Tesla took to Twitter on July 15 to announce the completion of the first example, and posted a photo of the truck together with many of the staff responsible for its production.
The photo shows the truck with the same jarring design the Cybertruck featured when it was first shown as a concept in 2019. Prototype examples spotted in the wild also confirm the design has barely changed in the transition from concept to production.
There have been some changes, such as the addition of side mirrors and a single windshield wiper. The production version is also thought to be slightly smaller than the concept, particularly when it comes to width. Rumored figures include a length of 231 inches, a wheelbase of 145 inches, and a width of 84 inches. Those figures are similar to some of the longer versions of the top-selling Ford F-150.

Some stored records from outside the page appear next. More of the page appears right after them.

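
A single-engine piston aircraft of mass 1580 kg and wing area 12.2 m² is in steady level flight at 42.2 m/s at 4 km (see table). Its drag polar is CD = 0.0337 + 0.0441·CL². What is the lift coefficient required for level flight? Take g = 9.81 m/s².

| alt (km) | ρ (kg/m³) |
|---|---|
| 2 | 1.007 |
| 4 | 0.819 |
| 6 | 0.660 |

At 4 km, from the table: ρ = 0.819 kg/m³.
Weight W = mg = 1580 × 9.81 = 15500 N; in level flight L = W.
q = ½ρv² = ½ × 0.819 × 42.2² = 729.3 Pa.
CL = W/(q·S) = 15500 / (729.3 × 12.2) = 1.742.

CL = 1.74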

Twitter post made by Tesla on July 15, 2023
Tesla didn't say whether the first truck is destined for a customer. The company also hasn't said when customer deliveries of the Cybertruck will start.
An update may be announced during the release of Tesla's second-quarter earnings results, scheduled for Wednesday.
Tesla CEO Elon Musk in January said the Cybertruck won't be delivered in any significant numbers during 2023, with a production ramp to take place in 2024. Tesla has previously said it is aiming for production of 250,000 units annually, depending on demand.
Cybertruck production was originally planned to start in late 2021. Multiple delays put production behind schedule.
At the Cybertruck's reveal, Musk said the truck would offer battery options for over 250 miles, over 300 miles, and over 500 miles, with prices starting at $39,900, $49,900 and $69,900, respectively. It isn't clear if any of those numbers will change, though Tesla has often changed the prices of its vehicles, in both directions.
Models with a single-motor rear-wheel drive, dual-motor all-wheel drive, and tri-motor all-wheel drive were originally announced, though Musk in 2021 also announced a model with four motors and rear-wheel steering. Once again, it isn't clear whether Tesla will stick to any of those plans.